Mapping the ciliary axoneme by proteomic analysis

Eukaryotic cilia and flagella play key roles in cell motility, sensory reception and development. Though a large number of ciliary proteins have been identified, the distribution of many of these proteins within the axoneme, the ciliary scaffold, is unknown. To address this issue, we used a biochemical assay to differentially solubilize the A- and B-tubules of the doublets and the central-pair microtubules within the 9+2 structure of Chlamydomonas reinhardtii axonemes. We identified a set of proteins that are found almost exclusively in the A-tubule fraction and define the A-tubule protein. We find that many proteins in the central-apparatus (CA) fraction (which are extracted with the central-pair microtubules) are also found in the B- and A-fractions, suggesting that they are promiscuous microtubule binders.

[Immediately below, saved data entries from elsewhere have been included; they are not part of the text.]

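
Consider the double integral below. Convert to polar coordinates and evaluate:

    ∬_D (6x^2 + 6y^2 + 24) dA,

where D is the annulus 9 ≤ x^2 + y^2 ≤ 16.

The region D is 3 ≤ r ≤ 4, 0 ≤ θ ≤ 2π in polar coordinates, where x = r cos(θ), y = r sin(θ), and dA = r dr dθ.

Under the substitution, the integrand becomes 6r^2 + 24, so

    ∬_D (6x^2 + 6y^2 + 24) dA = ∫_{0}^{2π} ∫_{3}^{4} (6r^2 + 24) · r dr dθ.

Inner integral (in r): ∫_{3}^{4} (6r^2 + 24) · r dr = 693/2.

Outer integral (in θ): ∫_{0}^{2π} (693/2) dθ = 693π.

Therefore ∬_D (6x^2 + 6y^2 + 24) dA = 693π.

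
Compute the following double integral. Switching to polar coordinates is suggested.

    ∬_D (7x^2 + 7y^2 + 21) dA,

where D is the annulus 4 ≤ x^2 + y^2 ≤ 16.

The region D is 2 ≤ r ≤ 4, 0 ≤ θ ≤ 2π in polar coordinates, where x = r cos(θ), y = r sin(θ), and dA = r dr dθ.

Under the substitution, the integrand becomes 7r^2 + 21, so

    ∬_D (7x^2 + 7y^2 + 21) dA = ∫_{0}^{2π} ∫_{2}^{4} (7r^2 + 21) · r dr dθ.

Inner integral (in r): ∫_{2}^{4} (7r^2 + 21) · r dr = 546.

Outer integral (in θ): ∫_{0}^{2π} (546) dθ = 1092π.

Therefore ∬_D (7x^2 + 7y^2 + 21) dA = 1092π.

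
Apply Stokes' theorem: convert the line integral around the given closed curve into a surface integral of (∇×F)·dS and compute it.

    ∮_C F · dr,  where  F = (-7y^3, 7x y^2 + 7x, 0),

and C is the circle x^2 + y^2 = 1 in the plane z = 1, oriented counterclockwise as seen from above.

Let S be the flat disk x^2 + y^2 ≤ 1 in the plane z = 1, with upward unit normal n̂ = ẑ. By Stokes' theorem,

    ∮_C F · dr = ∬_S (∇ × F) · n̂ dS = ∬_D (curl F)_z dA,

where D is the disk x^2 + y^2 ≤ 1.

Compute the curl of F = (-7y^3, 7x y^2 + 7x, 0):
    (∇ × F)_x = ∂F_z/∂y - ∂F_y/∂z = 0,
    (∇ × F)_y = ∂F_x/∂z - ∂F_z/∂x = 0,
    (∇ × F)_z = ∂F_y/∂x - ∂F_x/∂y = 28y^2 + 7.

On z = 1, (curl F)_z = 28y^2 + 7.

Convert to polar (x = r cos θ, y = r sin θ, dA = r dr dθ); the integrand becomes 28r^2sin(θ)^2 + 7, so

    ∬_D (curl F)_z dA = ∫_0^{2π} ∫_0^{1} (28r^2sin(θ)^2 + 7) · r dr dθ.

Inner (r from 0 to 1): 7sin(θ)^2 + 7/2.
Outer (θ from 0 to 2π): 14π.

Therefore ∮_C F · dr = 14π.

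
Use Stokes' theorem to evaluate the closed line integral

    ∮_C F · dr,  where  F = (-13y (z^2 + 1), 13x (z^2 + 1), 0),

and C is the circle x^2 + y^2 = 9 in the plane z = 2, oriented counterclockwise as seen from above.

Let S be the flat disk x^2 + y^2 ≤ 9 in the plane z = 2, with upward unit normal n̂ = ẑ. By Stokes' theorem,

    ∮_C F · dr = ∬_S (∇ × F) · n̂ dS = ∬_D (curl F)_z dA,

where D is the disk x^2 + y^2 ≤ 9.

Compute the curl of F = (-13y (z^2 + 1), 13x (z^2 + 1), 0):
    (∇ × F)_x = ∂F_z/∂y - ∂F_y/∂z = -26x z,
    (∇ × F)_y = ∂F_x/∂z - ∂F_z/∂x = -26y z,
    (∇ × F)_z = ∂F_y/∂x - ∂F_x/∂y = 26z^2 + 26.

On z = 2, (curl F)_z = 130.

Convert to polar (x = r cos θ, y = r sin θ, dA = r dr dθ); the integrand becomes 130, so

    ∬_D (curl F)_z dA = ∫_0^{2π} ∫_0^{3} (130) · r dr dθ.

Inner (r from 0 to 3): 585.
Outer (θ from 0 to 2π): 1170π.

Therefore ∮_C F · dr = 1170π.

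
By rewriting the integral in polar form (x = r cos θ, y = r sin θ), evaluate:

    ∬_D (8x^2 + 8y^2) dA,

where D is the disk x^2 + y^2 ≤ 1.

The region D is 0 ≤ r ≤ 1, 0 ≤ θ ≤ 2π in polar coordinates, where x = r cos(θ), y = r sin(θ), and dA = r dr dθ.

Under the substitution, the integrand becomes 8r^2, so

    ∬_D (8x^2 + 8y^2) dA = ∫_{0}^{2π} ∫_{0}^{1} (8r^2) · r dr dθ.

Inner integral (in r): ∫_{0}^{1} (8r^2) · r dr = 2.

Outer integral (in θ): ∫_{0}^{2π} (2) dθ = 4π.

Therefore ∬_D (8x^2 + 8y^2) dA = 4π.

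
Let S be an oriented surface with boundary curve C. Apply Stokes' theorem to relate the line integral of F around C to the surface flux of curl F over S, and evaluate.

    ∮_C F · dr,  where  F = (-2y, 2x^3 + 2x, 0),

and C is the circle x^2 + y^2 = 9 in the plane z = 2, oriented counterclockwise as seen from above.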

Furthermore, many of the proteins absent in the CA-deficient paralyzed filament mutant pf18 are also found in the A-tubule fraction, some exclusively so. This indicates that the pf18 gene may be required for assembly of doublet-associated structures in addition to the CA, and raises the possibility that defects in the A-tubule proteins give rise to the paralyzed filament phenotype. By identifying the A-tubule protein and providing evidence that CA and doublet assembly are not independent, this study advances our understanding of the ciliary protein organization and ciliopathies caused by axonemal assembly mutants.